Yes, this is a blog post about spring break. Honestly, I wasn’t going to write about anything I’ve been doing, but then I saw all of my blogging friends posting about their breaks and I got a little jealous. (Silly, right? I thought so too.) Nevertheless, here I am. (Ta-da!)

Usually, when I post something here, it’s about something that I’ve been thinking about or wrestling with and pertains to mental/emotional/spiritual growth. Today, I just need to write so bear with me and I’m sure something profound will come up. (No seriously, it just might happen.)

So far, my spring break has consisted of two things: reading and practicing. Yes.

Reading
Practicing

Ah! Here’s the profound truth. Neither of these things are what I naturally want to do. I find them both rather tedious actually—at least in my current context. However, I’m reminded of a lesson that I learned a while ago about being faithful in the little things. As a writer/thinker, it’s needful for me to be filled and inspired by other writers/thinkers. As a musician, it’s very much needful for me to practice and rehearse scales, techniques, and compositions.

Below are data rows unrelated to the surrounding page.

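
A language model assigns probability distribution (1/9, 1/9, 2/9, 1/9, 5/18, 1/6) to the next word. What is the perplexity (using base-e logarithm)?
5.5906

Perplexity is e^H (or exp(H) for natural log).

First, H = -Σ p log p = 1.7211 nats
Perplexity = e^1.7211 = 5.5906

Interpretation: The model's uncertainty is equivalent to choosing uniformly among 5.6 options.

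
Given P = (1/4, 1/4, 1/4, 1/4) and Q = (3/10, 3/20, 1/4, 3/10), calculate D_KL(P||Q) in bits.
0.0527 bits

KL divergence: D_KL(P||Q) = Σ p(x) log(p(x)/q(x))

Computing term by term:
  x=0: 1/4 × log_2[(1/4)/(3/10)] = 1/4 × -0.2630 = -0.0658
  x=1: 1/4 × log_2[(1/4)/(3/20)] = 1/4 × 0.7370 = 0.1842
  x=2: 1/4 × log_2[(1/4)/(1/4)] = 1/4 × 0.0000 = 0.0000
  x=3: 1/4 × log_2[(1/4)/(3/10)] = 1/4 × -0.2630 = -0.0658

D_KL(P||Q) = 0.0527 bits

Note: KL divergence is always non-negative and equals 0 iff P = Q.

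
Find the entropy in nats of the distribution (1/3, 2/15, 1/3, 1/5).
1.3229 nats

Shannon entropy is H(X) = -Σ p(x) log p(x).

For P = (1/3, 2/15, 1/3, 1/5):
H = -1/3 × log_e(1/3) -2/15 × log_e(2/15) -1/3 × log_e(1/3) -1/5 × log_e(1/5)
H = 1.3229 nats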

I’m sure many of you have heard the idea that if you are faithful in the little things that you will be entrusted with big things later. I heard it as a child and it sounds kind of silly stated in the abstract, but it’s so true. You have to keep the end result in mind. What do you want to do? Where do you want to eventually be? How are you working toward those goals?

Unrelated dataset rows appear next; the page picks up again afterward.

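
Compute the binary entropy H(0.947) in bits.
0.2990 bits

The binary entropy function is:
H(p) = -p log(p) - (1-p) log(1-p)

H(0.947) = -0.947 × log_2(0.947) - 0.053 × log_2(0.053)
H(0.947) = 0.2990 bits

Note: Binary entropy is maximized at p=0.5 (H=1 bit) and minimized at p=0 or p=1 (H=0).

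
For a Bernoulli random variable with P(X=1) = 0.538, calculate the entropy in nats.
0.6903 nats

The binary entropy function is:
H(p) = -p log(p) - (1-p) log(1-p)

H(0.538) = -0.538 × log_e(0.538) - 0.462 × log_e(0.462)
H(0.538) = 0.6903 nats

Note: Binary entropy is maximized at p=0.5 (H=1 bit) and minimized at p=0 or p=1 (H=0).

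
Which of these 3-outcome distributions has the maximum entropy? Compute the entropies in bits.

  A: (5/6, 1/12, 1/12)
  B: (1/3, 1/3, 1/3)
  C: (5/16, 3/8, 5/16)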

A goal doesn’t have to be some hugely specific entity. It can be general—that’s ok. As you progress toward it, it will become more specific and refined. This is the process of life and it’s ok: take your time.

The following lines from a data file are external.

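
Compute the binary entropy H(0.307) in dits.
0.2678 dits

The binary entropy function is:
H(p) = -p log(p) - (1-p) log(1-p)

H(0.307) = -0.307 × log_10(0.307) - 0.693 × log_10(0.693)
H(0.307) = 0.2678 dits

Note: Binary entropy is maximized at p=0.5 (H=1 bit) and minimized at p=0 or p=1 (H=0).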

I’m not where I want to be. I know I want to be someone who is so filled with wisdom and encouragement that it naturally flows out of me to others in speaking, blogging, and poetry. I know I want to be a musician who exposes people to grace and the eternal qualities of God through high-quality musicianship. Both of these things mean that I will have to spend loads of time investing into activities that will equip me to live this way.

As a junior, soon to be senior, in university, I easily lose sight of these goals as I go about the daily grind. Spring break has been a chance to step back and refocus, reenergize, and rededicate myself to the dreams I’ve entertained for so long. I’ve found that my passion is not dead, my God is still faithful, and life is not my enemy.